From Sicily to Lebanon, thoughts of the tales about the organized crime group or the Sicilian mafia have been brimming in the minds of the Lebanese as they followed developments in their country like spectators from the end of the civil war to the present, i.e., since the warlords of that conflict took control of the state and led it to bankruptcy.
The most famous film in the history of world cinema, "The Godfather," is never far from their minds. However, in Lebanon, each sect or armed group that has come to power (the Corleones) organizes its corruption and safeguards its interests. The behavior of the political regime in Lebanon somewhat resembles that of the Sicilian mafia groups - one difference, however, is that the former operated openly while the latter collaborated with corrupt politicians to secure its interests in secret.
From Palermo to Beirut, it's essential to revisit an article by Michael Young, senior editor at the Carnegie Middle East Center, titled "Beirut - Palermo.” In it, Young states: "What Sicily showed, and Lebanon would replicate and perfect, is that at the heart of successful criminal commonwealths is a pact between those who govern and those who commit crimes, so that the criminals take on certain responsibilities of the state, and the state relies on assistance from the criminals for what is legally prohibited."
In both cases, the rule of law was previously nonexistent. However, the difference is that the state and society in Italy decided to change this through the courts. Between 1986 and 1992, brave judges waged a legal battle against the leaders of the mafia in Sicily and all of Italy, weakening them and limiting their influence.
“In Lebanon, however, we approximate a more perfect criminal republic. Here, the ones committing the crimes are those actually in senior positions of authority," Young explains. There is plenty of evidence to support Young’s claim. The most notable testament to this fact is the obstruction of the investigation into the Beirut port blast, which can be attributed to the near-complete control of the ruling clique over the judiciary and its success in subjugating the judiciary. Indeed, the Lebanese judiciary has been forced to safeguard the interests of the ruling sectarian groups and give up its independence.
To Beirut, where the state is waning further by the day and state institutions are being eviscerated, and where the regime insists on maintaining its corruption, buttressing it with a service-based patronage network both within and without its institutions. It insists on turning back the clock to before October 17, 2019, to before mass protests filled the country’s streets and squares of Lebanon demanding the appointment of Judge Nawaf Salam of the International Court of Justice as the head of a reform government. In response, the regime awakened its demons and woke up to a threat coming from two fronts. First, the Lebanese people had woken up to the fact that they had alternatives. Second, a group of Lebanese living citizens unbound by sectarian considerations and constraints had decided to stand up to them. The regime then threw all of its tools in both directions to tarnish the image of potential alternatives like Nawaf Salam and others like him, seeking to hollow the uprising out from within and fragment its objectives.

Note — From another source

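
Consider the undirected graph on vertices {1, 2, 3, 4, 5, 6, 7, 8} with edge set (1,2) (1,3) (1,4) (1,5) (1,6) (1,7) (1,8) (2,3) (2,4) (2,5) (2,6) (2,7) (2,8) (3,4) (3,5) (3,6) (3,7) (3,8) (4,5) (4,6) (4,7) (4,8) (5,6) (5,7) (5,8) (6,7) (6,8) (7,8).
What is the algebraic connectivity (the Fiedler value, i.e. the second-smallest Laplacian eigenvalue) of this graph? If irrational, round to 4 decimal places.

8

Each diagonal entry of L is the vertex degree and each off-diagonal entry is -1 where an edge is present, 0 otherwise; in the order [1, 2, 3, 4, 5, 6, 7, 8] the diagonal is [7, 7, 7, 7, 7, 7, 7, 7]. Computing the eigenvalues of L and sorting gives [0, 8, 8, 8, 8, 8, 8, 8]. The Fiedler value lambda_2 = 8 is strictly positive, so the graph is connected. The largest eigenvalue, 8, is at most the vertex count 8.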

From The Hague, we received confirmation: Nawaf Salam, who was rejected by the "Shiite duo" under the pretext of being pro-Western, and was attacked by the pillars of the regime weary of losing their influence and gains, was elected president of this court. This gives us an idea of the degree to which his professionalism is respected. For the authorities, this appointment raises his profile internationally on the one hand and, on the other, sends a clear message that reform can only be achieved through a sound judicial system, as justice is the foundation of governance. Nawaf Salam pointed to this in his first response to his election on "X.The first thing that comes to mind at this moment is a concern that is always with me, my city, Beirut, becoming the mother of laws, as is its title, once again, for us as Lebanese to succeed in establishing a state of law in our country, and for justice to prevail among its people."
Yes, we were right. We October revolutionaries, change advocates, and the opposition, were right to grant Nawaf Salam the popular legitimacy he deserves because the Lebanese will not regain trust in their state and its institutions without a fair judiciary.